Duress is a common law basis on which to rescind a contract. The essential elements are:

  • there must be a threat or pressure exerted by D that is illegitimate (but not necessarily unlawful);
  • that illegitimate threat or pressure must cause C to enter into the contract; and,
  • for economic, or lawful act, duress, C must have had no reasonable alternative to giving into the threat or pressure.

The majority of the UK Supreme Court noted that, to date, there are two circumstances where lawful act duress has been found to exist:

  • where D uses knowledge of C’s criminal activity (or that of C’s associates) and the threat of reporting it to obtain a personal benefit; or,
  • where, D being exposed to a civil claim (eg breach of contract) by C, D illegitimately manoeuvres C into a position of vulnerability so that C waives its claim.
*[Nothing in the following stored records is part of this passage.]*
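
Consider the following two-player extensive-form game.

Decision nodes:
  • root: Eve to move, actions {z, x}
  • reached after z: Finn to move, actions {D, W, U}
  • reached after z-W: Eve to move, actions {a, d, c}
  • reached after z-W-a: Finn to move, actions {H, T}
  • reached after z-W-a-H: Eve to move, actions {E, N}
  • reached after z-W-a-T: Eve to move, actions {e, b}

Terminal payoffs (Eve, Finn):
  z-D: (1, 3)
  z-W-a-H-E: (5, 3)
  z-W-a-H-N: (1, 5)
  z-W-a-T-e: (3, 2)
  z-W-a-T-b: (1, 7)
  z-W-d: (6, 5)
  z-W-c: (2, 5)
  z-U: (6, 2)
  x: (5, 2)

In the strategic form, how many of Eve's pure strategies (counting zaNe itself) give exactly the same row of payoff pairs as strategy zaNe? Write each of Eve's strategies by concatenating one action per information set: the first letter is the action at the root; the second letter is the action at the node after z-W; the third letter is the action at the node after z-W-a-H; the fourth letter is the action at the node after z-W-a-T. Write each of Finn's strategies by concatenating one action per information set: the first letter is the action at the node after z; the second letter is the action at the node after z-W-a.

Row for zaNe (columns DH, DT, WH, WT, UH, UT): (1,3) (1,3) (1,5) (3,2) (6,2) (6,2).
Every one of Eve's information sets is on the play path for some reply by Finn when Eve follows zaNe.
Changing the action at any of them therefore changes at least one column, so only zaNe itself gives this row.

1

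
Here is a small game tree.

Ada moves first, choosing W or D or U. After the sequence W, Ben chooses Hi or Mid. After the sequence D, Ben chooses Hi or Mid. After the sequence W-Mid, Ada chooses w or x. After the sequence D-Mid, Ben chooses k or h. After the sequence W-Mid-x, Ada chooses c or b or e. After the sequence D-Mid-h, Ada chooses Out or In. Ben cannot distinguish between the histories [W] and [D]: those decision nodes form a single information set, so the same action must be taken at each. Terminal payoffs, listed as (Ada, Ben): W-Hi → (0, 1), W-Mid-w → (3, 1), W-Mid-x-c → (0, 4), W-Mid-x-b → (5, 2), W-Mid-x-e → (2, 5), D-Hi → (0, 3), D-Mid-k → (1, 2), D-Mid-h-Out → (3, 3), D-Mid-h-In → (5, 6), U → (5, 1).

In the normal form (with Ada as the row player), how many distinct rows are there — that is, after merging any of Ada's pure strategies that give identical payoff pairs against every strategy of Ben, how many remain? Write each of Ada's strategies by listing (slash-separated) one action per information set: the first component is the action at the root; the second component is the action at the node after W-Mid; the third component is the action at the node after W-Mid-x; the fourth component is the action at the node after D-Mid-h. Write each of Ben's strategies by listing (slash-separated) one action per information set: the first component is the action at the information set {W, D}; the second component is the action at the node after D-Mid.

7

Ada has 36 pure strategies: W/w/c/Out, W/w/c/In, W/w/b/Out, W/w/b/In, W/w/e/Out, W/w/e/In, W/x/c/Out, W/x/c/In, W/x/b/Out, W/x/b/In, W/x/e/Out, W/x/e/In, D/w/c/Out, D/w/c/In, D/w/b/Out, D/w/b/In, D/w/e/Out, D/w/e/In, D/x/c/Out, D/x/c/In, D/x/b/Out, D/x/b/In, D/x/e/Out, D/x/e/In, U/w/c/Out, U/w/c/In, U/w/b/Out, U/w/b/In, U/w/e/Out, U/w/e/In, U/x/c/Out, U/x/c/In, U/x/b/Out, U/x/b/In, U/x/e/Out, U/x/e/In. Columns: Hi/k, Hi/h, Mid/k, Mid/h.
{W/w/c/Out, W/w/c/In, W/w/b/Out, W/w/b/In, W/w/e/Out, W/w/e/In} → row (0,1) (0,1) (3,1) (3,1)
{W/x/c/Out, W/x/c/In} → row (0,1) (0,1) (0,4) (0,4)
{W/x/b/Out, W/x/b/In} → row (0,1) (0,1) (5,2) (5,2)
{W/x/e/Out, W/x/e/In} → row (0,1) (0,1) (2,5) (2,5)
{D/w/c/Out, D/w/b/Out, D/w/e/Out, D/x/c/Out, D/x/b/Out, D/x/e/Out} → row (0,3) (0,3) (1,2) (3,3)
{D/w/c/In, D/w/b/In, D/w/e/In, D/x/c/In, D/x/b/In, D/x/e/In} → row (0,3) (0,3) (1,2) (5,6)
{U/w/c/Out, U/w/c/In, U/w/b/Out, U/w/b/In, U/w/e/Out, U/w/e/In, U/x/c/Out, U/x/c/In, U/x/b/Out, U/x/b/In, U/x/e/Out, U/x/e/In} → row (5,1) (5,1) (5,1) (5,1)
That's 7 distinct rows out of 36 strategies.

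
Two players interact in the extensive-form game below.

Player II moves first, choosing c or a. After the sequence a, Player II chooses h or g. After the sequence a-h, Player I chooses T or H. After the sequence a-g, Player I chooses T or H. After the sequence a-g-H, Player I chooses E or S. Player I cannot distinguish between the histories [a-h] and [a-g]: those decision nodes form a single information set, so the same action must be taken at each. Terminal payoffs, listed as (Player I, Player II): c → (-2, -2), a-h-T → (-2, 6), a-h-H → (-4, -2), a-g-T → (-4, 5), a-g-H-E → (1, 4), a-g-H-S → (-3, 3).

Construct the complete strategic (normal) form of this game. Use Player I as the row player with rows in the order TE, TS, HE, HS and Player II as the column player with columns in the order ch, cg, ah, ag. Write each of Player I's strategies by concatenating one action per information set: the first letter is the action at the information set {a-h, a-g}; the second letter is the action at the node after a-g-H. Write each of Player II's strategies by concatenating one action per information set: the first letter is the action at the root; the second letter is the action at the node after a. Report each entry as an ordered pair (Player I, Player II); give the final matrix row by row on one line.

Row TE: ch→(-2,-2), cg→(-2,-2), ah→(-2,6), ag→(-4,5)
Row TS: ch→(-2,-2), cg→(-2,-2), ah→(-2,6), ag→(-4,5)
Row HE: ch→(-2,-2), cg→(-2,-2), ah→(-4,-2), ag→(1,4)
Row HS: ch→(-2,-2), cg→(-2,-2), ah→(-4,-2), ag→(-3,3)

TE: (-2,-2) (-2,-2) (-2,6) (-4,5) | TS: (-2,-2) (-2,-2) (-2,6) (-4,5) | HE: (-2,-2) (-2,-2) (-4,-2) (1,4) | HS: (-2,-2) (-2,-2) (-4,-2) (-3,3)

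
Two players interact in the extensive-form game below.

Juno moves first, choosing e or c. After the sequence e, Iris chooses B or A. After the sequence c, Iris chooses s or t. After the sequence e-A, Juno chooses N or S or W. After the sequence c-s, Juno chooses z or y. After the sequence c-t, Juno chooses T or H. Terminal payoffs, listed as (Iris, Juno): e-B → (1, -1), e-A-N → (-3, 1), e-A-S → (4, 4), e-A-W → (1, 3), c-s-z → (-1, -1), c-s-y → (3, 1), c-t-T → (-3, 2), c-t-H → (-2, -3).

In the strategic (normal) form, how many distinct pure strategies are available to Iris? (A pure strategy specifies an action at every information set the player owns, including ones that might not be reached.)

4

Iris owns the node after e with actions {B, A} — two choices.
Iris owns the node after c with actions {s, t} — two choices.
A pure strategy fixes one action at each information set independently, so the count is the product 2 × 2 = 4.
(For reference, Juno has 24 pure strategies, giving a 4×24 normal-form matrix.)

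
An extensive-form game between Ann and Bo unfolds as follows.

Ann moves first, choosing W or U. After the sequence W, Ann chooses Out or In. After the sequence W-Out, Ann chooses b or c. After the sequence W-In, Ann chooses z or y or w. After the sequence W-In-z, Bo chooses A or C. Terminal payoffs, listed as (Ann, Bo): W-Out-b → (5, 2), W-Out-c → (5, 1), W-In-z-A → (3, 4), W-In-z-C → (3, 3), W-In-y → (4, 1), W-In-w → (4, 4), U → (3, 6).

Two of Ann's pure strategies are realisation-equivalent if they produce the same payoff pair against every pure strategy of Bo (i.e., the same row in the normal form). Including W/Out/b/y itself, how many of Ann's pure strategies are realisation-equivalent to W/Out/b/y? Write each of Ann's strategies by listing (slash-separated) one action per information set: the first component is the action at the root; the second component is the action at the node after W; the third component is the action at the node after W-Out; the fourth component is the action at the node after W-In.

3

Row for W/Out/b/y (columns A, C): (5,2) (5,2).
Under W/Out/b/y, Ann's choice at the node after W-In can never be reached regardless of what Bo does, so varying those choices leaves every outcome unchanged.
Holding the reachable choices fixed and varying the unreachable one freely already gives 3 equivalent strategies.
No other strategy reproduces this row, so those 3 are the full class: W/Out/b/z, W/Out/b/y, W/Out/b/w.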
The majority noted that while the boundaries of lawful act duress are not fixed, the courts should approach any extension with caution, particularly in context of contractual negotiations between commercial entities (while at the same time noting that the equitable doctrines of undue influence and unconscionable bargains already exist and, moreover, there is no overriding duty of good faith in contracting nor a doctrine of imbalance of bargaining power.
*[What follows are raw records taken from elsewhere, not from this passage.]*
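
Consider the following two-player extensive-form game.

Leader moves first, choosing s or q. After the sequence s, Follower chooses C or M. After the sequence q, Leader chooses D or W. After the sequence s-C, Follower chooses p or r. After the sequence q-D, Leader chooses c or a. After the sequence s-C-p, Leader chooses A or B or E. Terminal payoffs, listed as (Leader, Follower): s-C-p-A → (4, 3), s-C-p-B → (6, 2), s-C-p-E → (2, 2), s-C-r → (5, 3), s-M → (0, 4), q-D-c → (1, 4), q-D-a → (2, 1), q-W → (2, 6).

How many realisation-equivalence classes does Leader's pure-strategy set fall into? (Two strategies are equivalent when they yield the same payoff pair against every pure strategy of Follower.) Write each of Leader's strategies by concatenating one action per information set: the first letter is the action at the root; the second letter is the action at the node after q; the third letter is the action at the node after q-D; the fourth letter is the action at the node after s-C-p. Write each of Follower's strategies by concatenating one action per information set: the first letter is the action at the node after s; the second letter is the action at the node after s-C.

Leader has 24 pure strategies: sDcA, sDcB, sDcE, sDaA, sDaB, sDaE, sWcA, sWcB, sWcE, sWaA, sWaB, sWaE, qDcA, qDcB, qDcE, qDaA, qDaB, qDaE, qWcA, qWcB, qWcE, qWaA, qWaB, qWaE. Columns: Cp, Cr, Mp, Mr.
{sDcA, sDaA, sWcA, sWaA} → row (4,3) (5,3) (0,4) (0,4)
{sDcB, sDaB, sWcB, sWaB} → row (6,2) (5,3) (0,4) (0,4)
{sDcE, sDaE, sWcE, sWaE} → row (2,2) (5,3) (0,4) (0,4)
{qDcA, qDcB, qDcE} → row (1,4) (1,4) (1,4) (1,4)
{qDaA, qDaB, qDaE} → row (2,1) (2,1) (2,1) (2,1)
{qWcA, qWcB, qWcE, qWaA, qWaB, qWaE} → row (2,6) (2,6) (2,6) (2,6)
That's 6 distinct rows out of 24 strategies.

6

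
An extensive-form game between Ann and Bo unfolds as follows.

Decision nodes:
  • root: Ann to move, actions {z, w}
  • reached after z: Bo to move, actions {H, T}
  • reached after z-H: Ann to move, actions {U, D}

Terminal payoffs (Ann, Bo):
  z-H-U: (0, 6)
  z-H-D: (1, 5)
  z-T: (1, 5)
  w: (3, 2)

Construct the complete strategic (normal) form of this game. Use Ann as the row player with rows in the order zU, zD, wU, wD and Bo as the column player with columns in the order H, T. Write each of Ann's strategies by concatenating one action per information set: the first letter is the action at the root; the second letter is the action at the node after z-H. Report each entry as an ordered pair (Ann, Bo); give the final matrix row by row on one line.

zU: (0,6) (1,5) | zD: (1,5) (1,5) | wU: (3,2) (3,2) | wD: (3,2) (3,2)

Row zU: H→(0,6), T→(1,5)
Row zD: H→(1,5), T→(1,5)
Row wU: H→(3,2), T→(3,2)
Row wD: H→(3,2), T→(3,2)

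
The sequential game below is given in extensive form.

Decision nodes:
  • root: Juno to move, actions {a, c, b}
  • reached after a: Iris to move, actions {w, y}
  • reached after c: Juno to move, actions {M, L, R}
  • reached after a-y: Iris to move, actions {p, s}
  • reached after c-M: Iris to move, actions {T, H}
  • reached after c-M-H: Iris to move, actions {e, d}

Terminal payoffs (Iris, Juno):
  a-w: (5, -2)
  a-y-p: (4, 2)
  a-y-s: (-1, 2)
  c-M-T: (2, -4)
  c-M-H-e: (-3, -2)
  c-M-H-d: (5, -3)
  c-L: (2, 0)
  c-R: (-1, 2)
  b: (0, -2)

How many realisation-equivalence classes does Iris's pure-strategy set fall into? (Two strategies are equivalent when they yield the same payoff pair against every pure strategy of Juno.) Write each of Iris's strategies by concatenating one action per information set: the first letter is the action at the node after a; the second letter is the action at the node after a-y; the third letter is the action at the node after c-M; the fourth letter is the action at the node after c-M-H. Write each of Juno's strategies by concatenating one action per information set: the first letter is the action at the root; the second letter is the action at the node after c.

9

Iris has 16 pure strategies: wpTe, wpTd, wpHe, wpHd, wsTe, wsTd, wsHe, wsHd, ypTe, ypTd, ypHe, ypHd, ysTe, ysTd, ysHe, ysHd. Columns: aM, aL, aR, cM, cL, cR, bM, bL, bR.
{wpTe, wpTd, wsTe, wsTd} → row (5,-2) (5,-2) (5,-2) (2,-4) (2,0) (-1,2) (0,-2) (0,-2) (0,-2)
{wpHe, wsHe} → row (5,-2) (5,-2) (5,-2) (-3,-2) (2,0) (-1,2) (0,-2) (0,-2) (0,-2)
{wpHd, wsHd} → row (5,-2) (5,-2) (5,-2) (5,-3) (2,0) (-1,2) (0,-2) (0,-2) (0,-2)
{ypTe, ypTd} → row (4,2) (4,2) (4,2) (2,-4) (2,0) (-1,2) (0,-2) (0,-2) (0,-2)
{ypHe} → row (4,2) (4,2) (4,2) (-3,-2) (2,0) (-1,2) (0,-2) (0,-2) (0,-2)
{ypHd} → row (4,2) (4,2) (4,2) (5,-3) (2,0) (-1,2) (0,-2) (0,-2) (0,-2)
{ysTe, ysTd} → row (-1,2) (-1,2) (-1,2) (2,-4) (2,0) (-1,2) (0,-2) (0,-2) (0,-2)
{ysHe} → row (-1,2) (-1,2) (-1,2) (-3,-2) (2,0) (-1,2) (0,-2) (0,-2) (0,-2)
{ysHd} → row (-1,2) (-1,2) (-1,2) (5,-3) (2,0) (-1,2) (0,-2) (0,-2) (0,-2)
That's 9 distinct rows out of 16 strategies.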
In the view of the majority, without more, a bad faith assertion of a pre-existing legal entitlement by D which C believes or knows to be incorrect did not amount to lawful act duress. Examples of what could be that "more" included breach of duty, a misleading act or something that is “unconscionable”.  Lord Burrows disagreed on this point.

It seems therefore that in the context of contractual negotiations between commercial entities, lawful act duress will rarely be made out.

 
Postscript: this case was applied in Heritage Travel v Windhorst.  The assumed facts were: before serving an acceleration notice, Heritage told Windhorst that, unless Windhorst agreed to the terms eventually incorporated into a settlement agreement, Heritage was prepared to disclose to potential investors matters which, before the acceleration notice, would have been confidential. Windhorst, believing that this disclosure would likely jeopardise a proposed securitisation transaction, considered that there was no realistic alternative but to give in to the Heritage's demands. The judge held this was  “... plainly a lawful act threat, coupled with a demand motivated by commercial self-interest. Such conduct is generally regarded in law as wholly legitimate. Nothing in the facts of this case, even taking [Windhorst's] case at its highest, comes close to establishing the kind of reprehensible or improper conduct or the kind of unconscionability that could provide [Windhorst] with an arguable defence”.